The undersigned hereby grants to each such attorney-in-fact full power and authority to do and perform any and every act and thing whatsoever requisite, necessary or proper to be done in the exercise of any of the rights and powers herein granted, as fully to all intents and purposes as the undersigned might or could do if personally present, with full power of substitution or revocation, hereby ratifying and confirming all that such attorney-in-fact, or such attorney-in-fact's substitute or substitutes, shall lawfully do or cause to be done by virtue of this power of attorney and the rights and powers herein granted.  The undersigned acknowledges that the foregoing attorneys-in-fact, in serving in such capacity at the request of the undersigned, are not assuming, nor is the Company assuming, any of the undersigned's responsibilities to comply with Section16 of the Securities Exchange Act of 1934.
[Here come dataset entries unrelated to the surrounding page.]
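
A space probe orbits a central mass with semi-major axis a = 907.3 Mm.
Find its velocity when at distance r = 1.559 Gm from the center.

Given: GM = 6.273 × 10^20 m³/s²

Convert to SI: a = 907.3 Mm = 9.073e+08 m; r = 1.559 Gm = 1.559e+09 m.
Vis-viva: v = √(GM · (2/r − 1/a)).
2/r − 1/a = 2/1.559e+09 − 1/9.073e+08 = 1.80702e-10 m⁻¹.
v = √(6.273e+20 · 1.80702e-10) m/s ≈ 3.367e+05 m/s = 336.7 km/s.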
The undersigned agrees that each such attorney-in-fact herein may rely entirely on information furnished orally or in writing by the undersigned to such attorney-in-fact.  The undersigned also agrees to indemnify and hold harmless the Company and each such attorney-in-fact against any losses, claims, damages or liabilities (or actions in these respects) that arise out of or are based upon any untrue statements or omission of necessary facts in the information provided by the undersigned to such attorney-in fact for purposes of executing, acknowledging, delivering or filing Forms 3, 4 or 5 (including amendments thereto) or Form ID and agrees to reimburse the Company and such attorney-in-fact for any legal or other expenses reasonably incurred in connection with investigating or defending against any such loss, claim, damage, liability or action.

This Power of Attorney supersedes any power of attorney previously executed by the undersigned regarding the purposes outlined in the first paragraph hereof ("Prior Powers of Attorney"), and the authority of the attorneys-in-fact named in any Prior Powers of Attorney is hereby revoked.

This Power of Attorney shall remain in full force and effect until the undersigned is no longer required to file Forms3, 4 or 5 with respect to the undersigned's holdings of and transactions in securities issued by the Company, unless earlier (a)revoked by the undersigned in a signed writing delivered to the foregoing attorneys-in-fact or (b)superseded by a new power of attorney regarding the purposes outlined in the first paragraph hereof dated as of a later date.

IN WITNESS WHEREOF, the undersigned has caused this Power of Attorney to be executed as of this 9 day of June, 2015.